I know everyone tends to get down on Ramus for destroying (or seriously hampering) rhetoric. Typically, we claim that his version of rhetoric impoverishes the tradition for subsequent generations, up through the Current-Traditional rhetoric of the 1950s.
As I read Ramus, however, I tried to make a more generous read, one situated in his historical context. I considered a few factors as I read: 1) Europe was emerging from a period of intellectual impoverishment. 2) There was a new intellectual emphasis on systemization of knowledge. 3) European governments were consolidating and expanding, providing greater legal and civic continuity in peoples’ lives.
Under these considerations, Ramus’ text seems at once deeply logical and progressive. His claim that philosophy and dialectic are responsible for invention and arrangement, that rhetoric is concerned with style and delivery holds a lot of water, ideologically situated. If thought occurs outside the realm of language, in a realm of pure Platonic forms, and if this thinking is standard across the stratum of human minds, philosophy has to be the realm of real thought. Philosophy, separate from language, is a systematized way to understand ‘real’ reality, and rhetoric is a way to represent that reality in text.

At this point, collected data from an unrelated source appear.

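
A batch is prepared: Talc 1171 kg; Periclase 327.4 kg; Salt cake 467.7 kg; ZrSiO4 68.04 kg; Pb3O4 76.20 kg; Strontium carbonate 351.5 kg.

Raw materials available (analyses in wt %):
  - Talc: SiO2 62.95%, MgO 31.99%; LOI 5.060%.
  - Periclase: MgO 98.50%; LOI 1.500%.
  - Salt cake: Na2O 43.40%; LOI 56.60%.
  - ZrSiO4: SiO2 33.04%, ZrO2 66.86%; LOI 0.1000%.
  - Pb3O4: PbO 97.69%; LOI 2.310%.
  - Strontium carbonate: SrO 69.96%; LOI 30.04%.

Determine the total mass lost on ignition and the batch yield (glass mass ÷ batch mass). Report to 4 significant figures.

LOI loss = 436.3 kg; glass = 2026 kg; yield = 82.28%

Mid-chain values are shown with 4-significant-figure rounding across the worked steps. All internal work holds full precision through every step; each reported result is rounded a single time — the derived quantities, including net glass mass, ignition loss, the six compositions, totals, the yield, are recomputed from the weighed amounts for 2026 kg of glass in full precision as written in the problem or answer text.
Material-by-material LOI:
  Talc: 1171 × 0.05060 = 59.25 kg
  Periclase: 327.4 × 0.01500 = 4.911 kg
  Salt cake: 467.7 × 0.5660 = 264.7 kg
  ZrSiO4: 68.04 × 0.001000 = 0.06804 kg
  Pb3O4: 76.20 × 0.02310 = 1.760 kg
  Strontium carbonate: 351.5 × 0.3004 = 105.6 kg
Total LOI = 436.3 kg
Glass = batch − LOI = 2462 − 436.3 = 2026 kg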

Of course, Ramus’ work doesn’t hold water in light of what we know about language today. Language not only changes ideas as they are formed and reformed in the symbol system; they also change the way we think. As Ong demonstrates in Orality and Literacy, people can only reason syllogistically once they’ve internalized literacy. The irony of Ramus’ treatise on rhetoric, then, is that the reasoning he uses to separate logic from language is only possible through the help of language, language from which he strips from reason.